Dinkytown business owners call for more area surveillance

Businesses are wanting security cameras installed in the area.

Pedestrians walk through Dinkytown Friday evening. Business owners in the neighborhood are pushing for more security cameras in an effort to stem crime in the area. 

Courtney Deutz

Pedestrians walk through Dinkytown Friday evening. Business owners in the neighborhood are pushing for more security cameras in an effort to stem crime in the area. 

Dinkytown business owners and managers are voicing concern over a lack of surveillance in the neighborhood.

Many owners say area nightlife can be unsafe for employees and customers due to inadequate security monitoring. Business owners are calling for the installation of more security cameras in response to the concerns.

Left Click Lounge owner Ryan Christianson said safety is “one of the biggest issues in Dinkytown.” 

Christianson said business owners should invest in cameras outside of their properties, adding it would likely help cut area crime. 

“People who want to do bad things don’t do bad things as frequently by cameras,” he said. “Obviously people don’t want to get caught.”

Dinkytown Business Alliance President Randy Gast said a lack of surveillance has impacted his business directly. 

“In all the years that I have watched people rob us and [with no] security cameras, I’ve never been able to capture people because of it,” Gast said, who also owns Qdoba Mexican Eats. 

But Ward 3 City Council Member Jacob Frey said the city can only provide portable cameras for businesses. 

If owners want stationary cameras, Frey said they would have to pay for them.

“If they want a … permanently-mounted [camera], they would have to be on their private property, so it would need to be theirs,” he said. “They can contact my office and I’d be happy to advocate for portable cameras.” 

But many business owners argue Minneapolis should pay for the surveillance.  

Pagoda owner Justin Lin feels Minneapolis should provide security cameras to prioritize public safety.

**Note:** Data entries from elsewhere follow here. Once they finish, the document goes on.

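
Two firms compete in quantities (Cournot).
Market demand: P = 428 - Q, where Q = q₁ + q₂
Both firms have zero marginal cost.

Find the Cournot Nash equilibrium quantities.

q₁* = q₂* = 142.67; P* = 142.67

Work:
Profit: π_i = P·q_i = (a - q_i - q_j)·q_i
FOC: ∂π_i/∂q_i = a - 2q_i - q_j = 0
Reaction function: q_i = (428 - q_j)/2
Symmetry: q* = 428/3 = 142.67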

Lin said a man recently stole his maneki-neko — a Japanese figurine meant to bring luck to the owner — from his restaurant. On a separate occasion, he said someone also stole money from the business. The suspect has not been captured due to lack of evidence.

“[We’ve] had people … [throw] things at our windows and … [spray] graffiti on our walls,” Lin said. 

Brandon Lerold, manager of the Hideaway smoke shop in Dinkytown, reiterated the need for Minneapolis to install surveillance.  

Lerold said he was assaulted two months ago in “broad daylight,” yet no local businesses captured the incident. 

“Luckily we caught just a little … bit of glimpse of it but if other people had cameras, we would have had [enough evidence] to show the police what had happened,” he said. 

Blarney Pub & Grill General Manager Chris Love said Dinkytown has been in need of more safety precautions for years.

“I think that it’s pretty sad that we have campus alert systems because people get mugged and sexually assaulted in the streets,” he said.

Corey Schmidt, public information officer for the Minneapolis Police Department, said police rely heavily on cameras when investigating incidents.

“Expanding the current placement of cameras to other areas of the city would be useful, and something that can be looked at moving forward,” Schmidt said.